Нагибин резко, с наслаждением, переходящим в отвращение, боднул захватчика в лицо и придержал опять, не дал упасть.
- И что же там, что? - Сухожилова тряс. - Где же вы были?
- А вот на форуме и были, под самыми небесами.
- Ты! Ты!.. - задыхался Нагибин. - Ты бросил ее. Целехонький сам, ни царапины.
- Тащил, тащил ее, - опять стал твердить Сухожилов, - И в коридоре мы, нам ходу больше нет, кирдык нам…
- Ну?! - заорал Нагибин. - А кислород, нехватка? - это говорил. Про что ты это, быстро, ну!
- Ну, в номер, в люкс, чтобы от огня, и в ванную ее, я в воду, чтоб голову не напекло, в водичку. И сам к окну кричать "на помощь, дяденьки". Мы ж низко - нас достать могли. А дальше по башке, и падаю - куда, не знаю. И нет ее. К спасателям сегодня, им обрисовал, они мне - есть такая. И человек передо мной, ты понимаешь, который лично вытащил. Ручищи - во! Короче, дядя Степа. Такой еще б не вытащил. Рыжая? Рыжая. В сереньком? В сереньком. Ванная? Ванная! Там только дым был, дым, там задохнуться только можно! Она без чувств - живая! Давай-ка в Градскую, дружок, мне говорят. И все - я с ликованием. Я забирать ее отсюда ехал, я с мыслью, что нашел ее, сюда. А тут вот подложили, суки… - Сухожилов зубами заскрипел, - парик и неизвестно что. Но только вот таких же совпадений не бывает! Она это, она, ее тот дядя Степа вытащил. Заруби себе это - живая!

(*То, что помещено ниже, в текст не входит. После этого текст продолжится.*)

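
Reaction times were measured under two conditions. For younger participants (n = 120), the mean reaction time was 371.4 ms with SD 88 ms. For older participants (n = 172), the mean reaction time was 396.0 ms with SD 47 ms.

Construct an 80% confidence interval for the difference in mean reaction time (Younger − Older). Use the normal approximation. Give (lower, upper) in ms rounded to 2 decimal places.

(-35.88, -13.32)

SE₁ = s₁/√n₁ = 88/√120 = 8.0333; SE₂ = 47/√172 = 3.5837.
Independent samples, unequal variances: SE_diff = √(SE₁² + SE₂²) = √(64.53390889 + 12.84290569) = 8.7964.
z* = 1.282, so margin of error = 1.282 × 8.7964 = 11.2770.
Difference in means = 371.4 − 396.0 = -24.6000.
-24.6000 ± 11.2770 → (-35.88, -13.32).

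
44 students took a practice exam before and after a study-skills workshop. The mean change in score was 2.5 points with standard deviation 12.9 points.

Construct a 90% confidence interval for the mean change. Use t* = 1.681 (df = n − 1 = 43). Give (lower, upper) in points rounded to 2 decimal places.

Paired design: SE = s_d/√n = 12.9/√44 = 1.9447.
t* = 1.681; margin of error = 1.681 × 1.9447 = 3.2690.
2.5 ± 3.2690 → (-0.77, 5.77).

(-0.77, 5.77)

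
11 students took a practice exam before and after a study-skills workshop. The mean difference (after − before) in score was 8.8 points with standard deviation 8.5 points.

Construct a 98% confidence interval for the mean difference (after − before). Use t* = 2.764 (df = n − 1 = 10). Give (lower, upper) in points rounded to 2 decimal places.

Paired design: SE = s_d/√n = 8.5/√11 = 2.5628.
t* = 2.764; margin of error = 2.764 × 2.5628 = 7.0836.
8.8 ± 7.0836 → (1.72, 15.88).

(1.72, 15.88)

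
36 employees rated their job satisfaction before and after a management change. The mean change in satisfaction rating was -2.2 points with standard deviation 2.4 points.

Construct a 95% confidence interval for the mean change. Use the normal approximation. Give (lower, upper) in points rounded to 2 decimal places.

This is a matched-pairs design, so SE = s_d/√n = 2.4/√36 = 0.4000.
Margin = 1.960 × 0.4000 = 0.7840; the interval is -2.2 ± 0.7840 = (-2.98, -1.42).

(-2.98, -1.42)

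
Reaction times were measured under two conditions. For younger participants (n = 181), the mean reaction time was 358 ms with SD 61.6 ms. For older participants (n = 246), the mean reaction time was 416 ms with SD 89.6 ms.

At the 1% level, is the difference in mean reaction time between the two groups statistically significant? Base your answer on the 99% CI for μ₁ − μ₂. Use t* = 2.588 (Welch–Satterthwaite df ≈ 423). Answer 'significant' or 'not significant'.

significant

Standard errors of each mean: 61.6/√181 = 4.5787 and 89.6/√246 = 5.7127.
SE(x̄₁ − x̄₂) = √(4.5787² + 5.7127²) = 7.3212 for independent samples with unequal variances.
With t* = 2.588, the margin is 2.588 × 7.3212 = 18.9473.
x̄₁ − x̄₂ = 358 − 416 = -58.0000; the interval is -58.0000 ± 18.9473 = (-76.9473, -39.0527).
The interval (-76.9473, -39.0527) does not contain 0, so the difference is significant.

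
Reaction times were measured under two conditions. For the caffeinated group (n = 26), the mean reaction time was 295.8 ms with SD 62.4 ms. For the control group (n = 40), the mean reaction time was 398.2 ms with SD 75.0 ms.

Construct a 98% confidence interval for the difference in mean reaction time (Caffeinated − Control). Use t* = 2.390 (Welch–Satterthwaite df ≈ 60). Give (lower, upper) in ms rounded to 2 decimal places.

(-143.13, -61.67)

Per-group SEs: s₁/√n₁ = 62.4/√26 = 12.2376, s₂/√n₂ = 75.0/√40 = 11.8585.
Unpooled SE of the difference: √(149.75885376 + 140.62402225) = 17.0406.
Margin of error = t* · SE = 2.390 × 17.0406 = 40.7270.
x̄₁ − x̄₂ = 295.8 − 398.2 = -102.4000.
CI: -102.4000 ± 40.7270 = (-143.13, -61.67).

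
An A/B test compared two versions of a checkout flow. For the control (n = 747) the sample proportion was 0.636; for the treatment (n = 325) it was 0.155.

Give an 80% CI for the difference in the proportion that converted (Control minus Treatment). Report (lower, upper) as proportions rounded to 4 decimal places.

(0.4468, 0.5152)

SE₁ = √(p̂₁(1−p̂₁)/n₁) = √(0.6360·0.3640/747) = 0.01760; SE₂ = √(0.1550·0.8450/325) = 0.02007.
Independent samples: SE of the difference = √(SE₁² + SE₂²) = √(0.00030976 + 0.0004028049) = 0.02669.
z* for 80% confidence is 1.282, so the margin of error is 1.282 × 0.02669 = 0.03422.
Point estimate p̂₁ − p̂₂ = 0.6360 − 0.1550 = 0.4810.
0.4810 ± 0.03422 → (0.4468, 0.5152).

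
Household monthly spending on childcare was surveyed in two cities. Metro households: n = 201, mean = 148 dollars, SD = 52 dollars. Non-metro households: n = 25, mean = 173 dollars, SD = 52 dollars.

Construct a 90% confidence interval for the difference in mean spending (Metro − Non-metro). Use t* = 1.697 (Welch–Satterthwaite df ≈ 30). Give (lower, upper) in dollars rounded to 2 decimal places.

SE₁ = s₁/√n₁ = 52/√201 = 3.6678; SE₂ = 52/√25 = 10.4000.
Independent samples, unequal variances: SE_diff = √(SE₁² + SE₂²) = √(13.45275684 + 108.16) = 11.0278.
t* = 1.697, so margin of error = 1.697 × 11.0278 = 18.7142.
Difference in means = 148 − 173 = -25.0000.
-25.0000 ± 18.7142 → (-43.71, -6.29).

(-43.71, -6.29)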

- Ну все, свободен. - Нагибин сухожиловское горло выпустил.
- Да нет, ну где же я свободен? - на это Сухожилов возразил спокойно, обреченно. - Я найти ее должен.
- Что? - захлебнулся возмущением Нагибин. - Да ты с какого бока тут вообще? Живой, целехонький - и все, иди как шел, исчезни. Или что в тебе - совесть? Вина?
- Нет, совести во мне отродясь… Как бы это тебе помягче, эскулап. Любовный интерес я к ней имею.
- Ой! Ой, я не могу! - Нагибин хрипел, кашлял и плакал от нестерпимого хохота. - Чего, чего ты там имеешь? Ну! Убогий! Тебя здесь нет, нет! Иди домой! Не та эта история, в которой "третьим будешь" предлагают.
- А от тебя ко мне ушла, забыла про тебя - такое не приходит в голову? Поэтому она туда со мной. Ведь ты, Минздрав, не стенка - можно отодвинуть.